アメリカ人の報復
出典: フリー百科事典『ウィキペディア(Wikipedia)』 (2021/10/01 15:03 UTC 版)
「サンディエゴ計画」の記事における「アメリカ人の報復」の解説
メキシコ国内では米国軍を追い払ったと宣伝が行われ、民衆は一時的には溜飲を下げたが、米国内に居住するメキシコ人や米国籍を持つ元メキシコ人は想像を絶する辛酸をなめることになった。 この期間中、軍が襲撃者を制圧・追跡する一方で、各州においては警察や新たに結成された自警団が治安維持を行った。治安維持とは主に襲撃者に対する内通者の摘発を意味した。襲撃者に情報提供した、武器や食料を供与した、果ては襲撃者の一団が通り過ぎるのを見過ごしたなどの罪状でメキシコ人およびメキシコ系アメリカ人達は裁判なし、あるいは行われたとしてもごく簡単な審理をもって大多数が死刑判決を受け処刑された。 特にテキサス州ではテキサス・レンジャーが大増員されテキサス州内の「治安維持」にあたったが、「法の執行官」とは名ばかりの「ならず者」も多数含まれ、特に米国内に土地を持つ住民らに対してあらぬ嫌疑で処刑を次々に行い、結果としてこれら不動産を強奪していった。
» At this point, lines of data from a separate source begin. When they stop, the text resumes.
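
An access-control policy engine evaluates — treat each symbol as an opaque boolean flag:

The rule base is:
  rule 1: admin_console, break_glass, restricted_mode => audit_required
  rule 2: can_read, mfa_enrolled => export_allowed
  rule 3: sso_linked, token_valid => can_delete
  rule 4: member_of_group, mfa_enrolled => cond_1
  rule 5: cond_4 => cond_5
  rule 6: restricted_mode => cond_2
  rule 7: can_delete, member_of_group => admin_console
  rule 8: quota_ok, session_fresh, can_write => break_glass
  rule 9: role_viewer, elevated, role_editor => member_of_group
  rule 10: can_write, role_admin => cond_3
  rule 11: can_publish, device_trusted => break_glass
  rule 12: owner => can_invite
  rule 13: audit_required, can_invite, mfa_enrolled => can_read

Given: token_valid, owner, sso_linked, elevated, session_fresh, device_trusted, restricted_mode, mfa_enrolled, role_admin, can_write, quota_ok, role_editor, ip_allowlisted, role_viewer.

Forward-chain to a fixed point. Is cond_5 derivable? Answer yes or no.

[1] rule 3 [sso_linked, token_valid => can_delete]; rule 6 [restricted_mode => cond_2]; rule 8 [quota_ok, session_fresh, can_write => break_glass]; rule 9 [role_viewer, elevated, role_editor => member_of_group]; rule 10 [can_write, role_admin => cond_3]; rule 12 [owner => can_invite]. ⇒ new: can_delete, cond_2, break_glass, member_of_group, cond_3, can_invite.
[2] rule 4 [member_of_group, mfa_enrolled => cond_1]; rule 7 [can_delete, member_of_group => admin_console]. ⇒ new: cond_1, admin_console.
[3] rule 1 [admin_console, break_glass, restricted_mode => audit_required]. ⇒ new: audit_required.
[4] rule 13 [audit_required, can_invite, mfa_enrolled => can_read]. ⇒ new: can_read.
[5] rule 2 [can_read, mfa_enrolled => export_allowed]. ⇒ new: export_allowed.
Fixed point reached. cond_5 is concluded only by rule 5; rule 5 needs cond_4 (never derived).

no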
このテキサス・レンジャーの行状の酷さは以下のことから容易に想像ができる。 後日の連邦議会による調査で判明しただけでも、南テキサス地域においてメキシコ人あるいはメキシコ系アメリカ人が1年半の間に300人以上、裁判無しで処刑された。 (アメリカ正規軍である)陸軍をして、「彼らと行動を共にすることによって自分達の評判に傷が付く」と心配し、テキサス・レンジャーとの関わりを避けるようになった。 結果として、米アメリカ人の死者は民間人と軍人を合わせてテキサス州内で20人ほど、全米で百数十名に対し、メキシコ系死者は正確な調査はないものの数千人に及んだと推測されている。